Texto em que o autor apresenta e defende suas ideias e opiniões, a partir da interpretação de fatos e dados.

Supremo pode frear parte da agenda antiambiental de Bolsonaro

Ministro Luiz Fux em sessão do STF - Carlos Moura/STF
Ministro Luiz Fux em sessão do STF Imagem: Carlos Moura/STF

Colaboração para o UOL, em São Paulo

31/03/2022 11h00

Esta é parte da versão online da edição desta quinta-feira (31/03) da newsletter Crise Climática, que discute questões envolvendo a emergência climática, como elas já afetam o mundo e quais são as previsões e soluções para o futuro. Para assinar o boletim e ter acesso ao conteúdo completo, clique aqui.

O STF (Supremo Tribunal Federal) pode impor uma derrota parcial à política antiambiental do presidente Jair Bolsonaro (PL) e do Congresso ao julgar de uma só vez sete ações que envolvem natureza e clima. A chamada "pauta verde" começou a ser julgada ontem (30) e é observada de perto por organizações socioambientais e movimentos indígenas.

Entre as demandas, estão ações apresentadas por partidos de oposição ao governo (PT, PSB, PDT, PSOL, PV, Rede e PCdoB). Eles denunciam atuações arbitrárias de órgãos ambientais federais, como o Ministério do Meio Ambiente, Ibama, Funai e ICMBio.

"Que o STF dê passos importantes para a garantia do direito fundamental ao meio ambiente ecologicamente equilibrado garantido na Constituição de 1988", comentou no twitter a deputada Joênia Wapichana (Rede-RR).

Duas ações entraram na pauta nesta quarta-feira. Uma delas é a ADF 760, que reivindica que o governo federal volte a executar a principal ferramenta para combater o desmatamento na Amazônia Legal: o PPCDAm (Plano de Ação para Prevenção e Controle do Desmatamento na Amazônia).

Quando o plano foi criado, em 2004, o desmatamento na Amazônia apresentava os índices mais altos da história (27,8 mil km²/ano). Após a implementação desta política, o desmatamento caiu consideravelmente, sendo que em 2012 a taxa estava em 4,5 mil km²/ano. A meta para o ano de 2021 era estar abaixo de 3 mil km²/ano, mas desde 2016, o desmatamento da Amazônia cresce de maneira acelerada em vez de cair, registrando mais de 10 mil km²/ano no ano passado.

O ministro Bruno Bianco Leal, da Advocacia Geral da União, argumentou em sua sustentação oral que as ações minam a ação legítima do poder executivo federal e configurariam uma violação da separação entre os poderes.
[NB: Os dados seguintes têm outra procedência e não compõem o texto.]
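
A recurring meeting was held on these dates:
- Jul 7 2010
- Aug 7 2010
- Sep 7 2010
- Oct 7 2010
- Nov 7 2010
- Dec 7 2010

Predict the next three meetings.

Jan 7 2011, Feb 7 2011, Mar 7 2011

Gaps: 31, 31, 30, 31, 30 days — not constant. Every event is on the 7th of the month.
Pattern: the 7th of each month.
January 2011: Jan 7 2011.
February 2011: Feb 7 2011.
Next: March 2011 → Mar 7 2011.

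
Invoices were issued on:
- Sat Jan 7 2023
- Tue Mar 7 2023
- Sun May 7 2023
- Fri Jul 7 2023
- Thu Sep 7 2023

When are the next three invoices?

The day-of-month is always 7 (59, 61, 61, 62 days between events).
So this recurs on the 7th of every 2 months.
November 2023: Tue Nov 7 2023.
January 2024: Sun Jan 7 2024.
March 2024: Thu Mar 7 2024.

Tue Nov 7 2023, Sun Jan 7 2024, Thu Mar 7 2024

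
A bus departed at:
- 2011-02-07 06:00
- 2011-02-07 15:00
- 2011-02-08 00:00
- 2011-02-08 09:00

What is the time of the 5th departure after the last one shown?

2011-02-10 06:00

The interval is a steady 9 hours (9, 9, 9).
2011-02-08 09:00 + 9 h = 2011-02-08 18:00.
2011-02-08 18:00 + 9 h = 2011-02-09 03:00.
2011-02-09 03:00 + 9 h = 2011-02-09 12:00.
2011-02-09 12:00 + 9 h = 2011-02-09 21:00.
2011-02-09 21:00 + 9 h = 2011-02-10 06:00.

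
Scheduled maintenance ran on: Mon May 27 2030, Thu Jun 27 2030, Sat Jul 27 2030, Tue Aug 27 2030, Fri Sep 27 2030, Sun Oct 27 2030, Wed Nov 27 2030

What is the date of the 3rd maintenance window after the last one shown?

The day-of-month is always 27 (31, 30, 31, 31, 30, 31 days between events).
So this recurs on the 27th of each month.
December 2030: Fri Dec 27 2030.
January 2031: Mon Jan 27 2031.
February 2031: Thu Feb 27 2031.

Thu Feb 27 2031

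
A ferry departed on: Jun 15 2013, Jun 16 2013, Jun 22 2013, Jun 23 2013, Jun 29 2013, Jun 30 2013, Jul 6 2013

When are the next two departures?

Jul 7 2013, Jul 13 2013

The gap pattern 1, 6, 1, 6, 1, 6 repeats every 2 events.
These are the Saturdays and Sundays of each week.
The following Sunday is Jul 7 2013.
The following Saturday is Jul 13 2013.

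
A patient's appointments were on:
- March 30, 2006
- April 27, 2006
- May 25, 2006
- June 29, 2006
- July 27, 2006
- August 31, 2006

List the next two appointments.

Every date is a Thursday; gaps 28, 28, 35, 28, 35 days.
Each is the last Thursday of its month (at least one falls on the 29th or later, ruling out '4th Thursday').
Last Thursday of September 2006: September 28, 2006.
Last Thursday of October 2006: October 26, 2006.

September 28, 2006; October 26, 2006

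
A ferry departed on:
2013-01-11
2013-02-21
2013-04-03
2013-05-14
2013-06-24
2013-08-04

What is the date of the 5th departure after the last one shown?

Gaps between consecutive events: 41, 41, 41, 41, 41 days — a constant 41-day interval.
2013-08-04 + 41 days = 2013-09-14.
2013-09-14 + 41 days = 2013-10-25.
2013-10-25 + 41 days = 2013-12-05.
2013-12-05 + 41 days = 2014-01-15.
2014-01-15 + 41 days = 2014-02-25.

2014-02-25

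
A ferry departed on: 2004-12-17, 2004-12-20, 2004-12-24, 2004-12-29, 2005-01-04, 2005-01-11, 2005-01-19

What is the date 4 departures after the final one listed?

Gaps: 3, 4, 5, 6, 7, 8 days — each gap is 1 larger than the previous one.
Next gap: 9 days. 2005-01-19 + 9 days = 2005-01-28.
Next gap: 10 days. 2005-01-28 + 10 days = 2005-02-07.
Next gap: 11 days. 2005-02-07 + 11 days = 2005-02-18.
Next gap: 12 days. 2005-02-18 + 12 days = 2005-03-02.

2005-03-02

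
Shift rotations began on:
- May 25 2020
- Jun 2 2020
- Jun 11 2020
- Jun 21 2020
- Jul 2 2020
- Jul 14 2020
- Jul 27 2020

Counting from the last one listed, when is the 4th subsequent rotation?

Sep 27 2020

The spacing grows by 1 each time: 8, 9, 10, 11, 12, 13 days.
Next gap: 14 days. Jul 27 2020 + 14 days = Aug 10 2020.
Next gap: 15 days. Aug 10 2020 + 15 days = Aug 25 2020.
Next gap: 16 days. Aug 25 2020 + 16 days = Sep 10 2020.
Next gap: 17 days. Sep 10 2020 + 17 days = Sep 27 2020.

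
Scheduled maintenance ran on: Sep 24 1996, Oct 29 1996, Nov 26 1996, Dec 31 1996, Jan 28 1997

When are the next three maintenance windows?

All Tuesdays; the gaps (35, 28, 35, 28) vary with month length.
This is the last Tuesday of each month.
Last Tuesday of February 1997: Feb 25 1997.
March 1997 ends with Tuesday Mar 25 1997.
Last Tuesday of April 1997: Apr 29 1997.

Feb 25 1997, Mar 25 1997, Apr 29 1997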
"Não há que se cogitar qualquer violação de separação entre poderes" afirmou Maurício Guetta, consultor jurídico do Instituto Socioambiental em sua sustentação oral no STF, no qual participa na condição de amicus curiae. "O que se pede, em consonância com a jurisprudência deste tribunal, é que esta corte determine que as autoridades públicas federais implementem a política ambiental existente."

Guetta também destacou que multas e outras penalidades ambientais deixaram de ser aplicadas desde 2019, em descompasso com a atual legislação e com o próprio aumento da criminalidade ambiental no período. "Estamos destruindo nosso maior patrimônio, inclusive econômico. Os ciclos hidrológicos já estão sofrendo severos impactos", argumentou.
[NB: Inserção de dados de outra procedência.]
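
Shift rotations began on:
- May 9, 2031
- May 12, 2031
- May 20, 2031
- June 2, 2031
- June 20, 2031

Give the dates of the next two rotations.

Gaps: 3, 8, 13, 18 days — each gap is 5 larger than the previous one.
Next gap: 23 days. June 20, 2031 + 23 days = July 13, 2031.
Next gap: 28 days. July 13, 2031 + 28 days = August 10, 2031.

July 13, 2031; August 10, 2031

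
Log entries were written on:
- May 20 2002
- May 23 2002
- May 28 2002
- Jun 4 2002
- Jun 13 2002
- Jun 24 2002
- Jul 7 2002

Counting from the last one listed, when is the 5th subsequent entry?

Oct 10 2002

Intervals are 3, 5, 7, 9, 11, 13 days — an arithmetic progression with common difference 2.
Next gap: 15 days. Jul 7 2002 + 15 days = Jul 22 2002.
Next gap: 17 days. Jul 22 2002 + 17 days = Aug 8 2002.
Next gap: 19 days. Aug 8 2002 + 19 days = Aug 27 2002.
Next gap: 21 days. Aug 27 2002 + 21 days = Sep 17 2002.
Next gap: 23 days. Sep 17 2002 + 23 days = Oct 10 2002.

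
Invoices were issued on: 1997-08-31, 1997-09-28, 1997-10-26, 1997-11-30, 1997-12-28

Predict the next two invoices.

All Sundays; the gaps (28, 28, 35, 28) vary with month length.
This is the last Sunday of each month.
Last Sunday of January 1998: 1998-01-25.
February 1998 ends with Sunday 1998-02-22.

1998-01-25, 1998-02-22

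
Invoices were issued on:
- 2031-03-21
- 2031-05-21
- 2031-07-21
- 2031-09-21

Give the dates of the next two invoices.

2031-11-21, 2032-01-21

The day-of-month is always 21 (61, 61, 62 days between events).
So this recurs on the 21st of every 2 months.
November 2031: 2031-11-21.
January 2032: 2032-01-21.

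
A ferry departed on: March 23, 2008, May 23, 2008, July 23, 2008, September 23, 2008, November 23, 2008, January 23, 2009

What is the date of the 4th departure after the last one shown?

September 23, 2009

Each date is the 23rd; the gaps (61, 61, 62, 61, 61) track the month lengths.
The rule is the 23rd of every 2 months.
March 2009: March 23, 2009.
Next: May 2009 → May 23, 2009.
July 2009: July 23, 2009.
September 2009: September 23, 2009.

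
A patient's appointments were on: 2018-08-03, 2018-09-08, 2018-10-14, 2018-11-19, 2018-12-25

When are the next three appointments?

The spacing is 36, 36, 36, 36 days — always 36 days.
2018-12-25 + 36 days = 2019-01-30.
2019-01-30 + 36 days = 2019-03-07.
2019-03-07 + 36 days = 2019-04-12.

2019-01-30, 2019-03-07, 2019-04-12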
O jurista Luiz Henrique Eloy Amado Terena, representando a Articulação dos Povos Indígenas do Brasil (APIB), afirmou em sua sustentação oral, também na condição de amicus curiae, que o PPCDam foi "a maior e mais eficiente política pública de Estado para a redução do desmatamento da Amazônia."

Para o advogado, o que está em risco é a defesa do patrimônio público. "Ainda que a Floresta [Amazônica] não seja a morada de todos os brasileiros, um dado é certo: sem ela não haverá vida na Terra como conhecemos hoje. Sua destruição impacta todos os brasileiros, sem exceção."

O Pará Terra Boa deu um resumo do que trata cada uma das sete ações da "pauta verde" do STF. O podcast O Assunto, da jornalista Renata Lo Prete, ouviu pesquisadores e ativistas sobre como a litigância climática pode ajudar a frear retrocessos ambientais no país. O jurista Caio Borges, do Instituto Clima e Sociedade, fez um fio com um balanço deste primeiro dia de julgamento.

Abril Indígena

A "pauta verde" do STF ocorre às vésperas do Acampamento Terra Livre, uma mobilização indígena que ocorre todos os anos desde 2004, sempre no mês de abril, com marchas em Brasília. O evento deu origem à APIB e foi criado como resposta ao famigerado "dia do índio". Este ano, o acampamento vai de 4 a 15 de abril e terá como tema a "retomada do Brasil", exigindo a volta dos processos de demarcação das Terras Indígenas ainda não reconhecidas pelo Estado brasileiro.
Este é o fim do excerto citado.